Islam spread in Kashmir mainly because of a beloved ruler, Balbul Shah, who governed during the first quarter of the 14th century. In 1585, the Mughal Emperor of northern India brought Kashmir under the political administration of Delhi. Then in 1750, the Afghans seized the province from its weak Mughal governors and ruled with an iron fist for the next 70 years. When Maharajah Ranjit Singh finally overthrew and defeated the Afghans, both the Muslims and Hindus of Kashmir were overjoyed.

But their joy was short-lived, for Singh’s heirs exploited the people. And later the British "rewarded" Raja Gulab Singh for his support in their wars against the Sikhs by giving him the kingdoms of Jammu and Kashmir.

Beautiful Kashmir is 80% Muslim. But Jawaharlal Nehru, a Hindu and India’s first prime minister, was proud to be descended from Kashmiri Brahmins.

On October 24, 1947 a tribal force of 5,000 crossed the Pakistan-Kashmir border. India alleged that Pakistan had planned the attack, but Pakistan denied it. Hari Singh asked India for help and Indian troops pushed back the tribesmen. But in April 1948, Pakistan sent regular troops into Kashmir.
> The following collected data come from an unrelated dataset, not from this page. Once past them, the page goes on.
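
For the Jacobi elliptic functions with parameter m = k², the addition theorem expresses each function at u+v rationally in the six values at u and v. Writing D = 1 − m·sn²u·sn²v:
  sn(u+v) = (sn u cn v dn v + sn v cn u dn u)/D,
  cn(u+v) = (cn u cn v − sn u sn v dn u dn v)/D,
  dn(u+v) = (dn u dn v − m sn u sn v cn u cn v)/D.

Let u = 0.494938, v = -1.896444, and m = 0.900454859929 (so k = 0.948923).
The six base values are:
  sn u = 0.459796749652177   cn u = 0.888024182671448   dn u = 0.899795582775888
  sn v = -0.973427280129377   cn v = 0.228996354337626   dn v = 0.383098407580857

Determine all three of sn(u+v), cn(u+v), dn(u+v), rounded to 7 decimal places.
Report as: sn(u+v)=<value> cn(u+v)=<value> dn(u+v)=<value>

m = k² = 0.900454859929
D = 1 − m·sn²u·sn²v = 0.8196148564529369
sn(u+v) = (sn u·cn v·dn v + sn v·cn u·dn u)/D = -0.7374704515616474/0.8196148564529369 = -0.8997768229253585
cn(u+v) = (cn u·cn v − sn u·sn v·dn u·dn v)/D = 0.3576392679667997/0.8196148564529369 = 0.4363503969590815
dn(u+v) = (dn u·dn v − m·sn u·sn v·cn u·cn v)/D = 0.4266670028844724/0.8196148564529369 = 0.5205701184224106

sn(u+v)=-0.8997768 cn(u+v)=0.4363504 dn(u+v)=0.5205701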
Today, in defiance of longstanding United Nations orders, India continues to reject any notation of self-determination for the Kashmiris. The Kashmiri people themselves want both India and Pakistan to leave them alone politically and militarily and instead are asking their testy neighbors to offer them the economic help they so desperately need, and which could be of mutual benefit to all. And perhaps that’s where an EU-like solution could be found, but the world may have to be patient. It took some 50 years from the birth of the idea to the fledgling union we have now. If such a union were to emerge for these three countries (and Kashmir) sharing the same subcontinent, the best and most enlightened thinkers and leaders from all sides must set aside their fears and differences to create a workable blueprint for their future. As the old saying goes, "if you build it, they will come" — people and rulers alike.